As the hearing date approaches, it is almost guaranteed that one side or the other will ask for a continuance -- meaning, to reset the case to a later date. The most common reasons are that one side is still waiting on a medical provider to send records or they may just more generally say they need more time to "complete discovery." In my 20+ years of practicing workers' compensation, I think I've actually only held a hearing on the first setting a couple of times. Although there is no formal law or rule that requires a continuance from the first court date, it is an extremely common practice that if either side wants a reset from the first setting, they will get one.
After the first continuance, things change. At that point, a judge is legally required to rule on whether there is good cause to continue your case, if you object to the continuance. Truthfully, it is still not uncommon for insurers to ask for, and get, continuances on the second or even third setting. But, it becomes much more difficult for them. They must show a good reason to the judge. Sometimes they have a good reason, sometimes they don't.

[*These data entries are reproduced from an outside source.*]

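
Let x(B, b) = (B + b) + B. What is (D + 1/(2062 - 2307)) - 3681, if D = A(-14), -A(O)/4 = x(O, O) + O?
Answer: -846966/245 ≈ -3457.0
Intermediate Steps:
x(B, b) = b + 2*B
A(O) = -16*O (A(O) = -4*((O + 2*O) + O) = -4*(3*O + O) = -16*O)
D = 224 (D = -16*(-14) = 224)
(D + 1/(2062 - 2307)) - 3681 = (224 + 1/(2062 - 2307)) - 3681 = (224 + 1/(-245)) - 3681 = (224 - 1/245) - 3681 = 54879/245 - 3681 = -846966/245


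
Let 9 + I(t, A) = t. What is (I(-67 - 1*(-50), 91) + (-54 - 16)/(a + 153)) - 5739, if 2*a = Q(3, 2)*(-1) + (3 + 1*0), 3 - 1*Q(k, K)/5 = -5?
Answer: -1550925/269 ≈ -5765.5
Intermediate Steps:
Q(k, K) = 40 (Q(k, K) = 15 - 5*(-5) = 15 + 25 = 40)
a = -37/2 (a = (40*(-1) + (3 + 1*0))/2 = (-40 + (3 + 0))/2 = (-40 + 3)/2 = (½)*(-37) = -37/2 ≈ -18.500)
I(t, A) = -9 + t
(I(-67 - 1*(-50), 91) + (-54 - 16)/(a + 153)) - 5739 = ((-9 + (-67 - 1*(-50))) + (-54 - 16)/(-37/2 + 153)) - 5739 = ((-9 + (-67 + 50)) - 70/269/2) - 5739 = ((-9 - 17) - 70*2/269) - 5739 = (-26 - 140/269) - 5739 = -7134/269 - 5739 = -1550925/269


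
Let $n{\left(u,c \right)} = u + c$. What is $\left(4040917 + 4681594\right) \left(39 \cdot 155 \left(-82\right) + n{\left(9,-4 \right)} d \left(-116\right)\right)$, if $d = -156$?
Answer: $-3534448682310$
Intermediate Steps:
$n{\left(u,c \right)} = c + u$
$\left(4040917 + 4681594\right) \left(39 \cdot 155 \left(-82\right) + n{\left(9,-4 \right)} d \left(-116\right)\right) = \left(4040917 + 4681594\right) \left(39 \cdot 155 \left(-82\right) + \left(-4 + 9\right) \left(-156\right) \left(-116\right)\right) = 8722511 \left(6045 \left(-82\right) + 5 \left(-156\right) \left(-116\right)\right) = 8722511 \left(-495690 - -90480\right) = 8722511 \left(-495690 + 90480\right) = 8722511 \left(-405210\right) = -3534448682310$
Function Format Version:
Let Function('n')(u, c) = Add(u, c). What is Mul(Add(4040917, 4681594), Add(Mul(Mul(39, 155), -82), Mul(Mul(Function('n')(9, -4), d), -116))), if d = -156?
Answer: -3534448682310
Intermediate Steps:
Function('n')(u, c) = Add(c, u)
Mul(Add(4040917, 4681594), Add(Mul(Mul(39, 155), -82), Mul(Mul(Function('n')(9, -4), d), -116))) = Mul(Add(4040917, 4681594), Add(Mul(Mul(39, 155), -82), Mul(Mul(Add(-4, 9), -156), -116))) = Mul(8722511, Add(Mul(6045, -82), Mul(Mul(5, -156), -116))) = Mul(8722511, Add(-495690, Mul(-780, -116))) = Mul(8722511, Add(-495690, 90480)) = Mul(8722511, -405210) = -3534448682310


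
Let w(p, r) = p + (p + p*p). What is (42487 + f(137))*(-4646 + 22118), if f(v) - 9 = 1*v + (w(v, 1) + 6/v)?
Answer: 147631725696/137 ≈ 1.0776e+9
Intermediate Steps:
w(p, r) = p² + 2*p (w(p, r) = p + (p + p²) = p² + 2*p)
f(v) = 9 + v + 6/v + v*(2 + v) (f(v) = 9 + (1*v + (v*(2 + v) + 6/v)) = 9 + (v + (6/v + v*(2 + v))) = 9 + (v + 6/v + v*(2 + v)) = 9 + v + 6/v + v*(2 + v))
(42487 + f(137))*(-4646 + 22118) = (42487 + (9 + 137² + 3*137 + 6/137))*(-4646 + 22118) = (42487 + (9 + 18769 + 411 + 6*(1/137)))*17472 = (42487 + (9 + 18769 + 411 + 6/137))*17472 = (42487 + 2628899/137)*17472 = (8449618/137)*17472 = 147631725696/137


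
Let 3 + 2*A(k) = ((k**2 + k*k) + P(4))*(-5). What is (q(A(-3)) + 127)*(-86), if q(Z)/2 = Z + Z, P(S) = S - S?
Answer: 5074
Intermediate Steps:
P(S) = 0
A(k) = -3/2 - 5*k**2 (A(k) = -3/2 + (((k**2 + k*k) + 0)*(-5))/2 = -3/2 + (((k**2 + k**2) + 0)*(-5))/2 = -3/2 + ((2*k**2 + 0)*(-5))/2 = -3/2 + ((2*k**2)*(-5))/2 = -3/2 + (-10*k**2)/2 = -3/2 - 5*k**2)
q(Z) = 4*Z (q(Z) = 2*(Z + Z) = 2*(2*Z) = 4*Z)
(q(A(-3)) + 127)*(-86) = (4*(-3/2 - 5*(-3)**2) + 127)*(-86) = (4*(-3/2 - 5*9) + 127)*(-86) = (4*(-3/2 - 45) + 127)*(-86) = (4*(-93/2) + 127)*(-86) = (-186 + 127)*(-86) = -59*(-86) = 5074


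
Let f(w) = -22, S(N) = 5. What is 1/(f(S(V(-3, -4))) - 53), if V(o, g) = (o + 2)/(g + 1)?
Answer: -1/75 ≈ -0.013333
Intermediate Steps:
V(o, g) = (2 + o)/(1 + g)
1/(f(S(V(-3, -4))) - 53) = 1/(-22 - 53) = 1/(-75) = -1/75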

Recently, I had a case that was just on it's second setting, which is about as fast as you can reasonably expect your case to be heard. The insurance company requested another continuance because they were "waiting on medical records." We objected. I pointed out to the judge that the insurance company did not even request the records until about 7 weeks after we identified the provider to the insurer. The judge agreed with us in this particular case. The judge said the insurer waited too long to ask for the records and ordered the insurer to be ready for trial in three days. During the three day period before the trial was scheduled to start, we settled the case for a fair amount. By pushing the issue and holding the insurer's feet to the fire, our client got a fair result.
So, the lessons here are:
- File your hearing request ASAP so your case gets on a calendar ASAP;
- Expect a continuance from the first hearing date (whether or not there is a strong reason); and
- Object to any further continuances if you are ready for trial and if there is evidence to show the insurer dragged their feet for no good reason.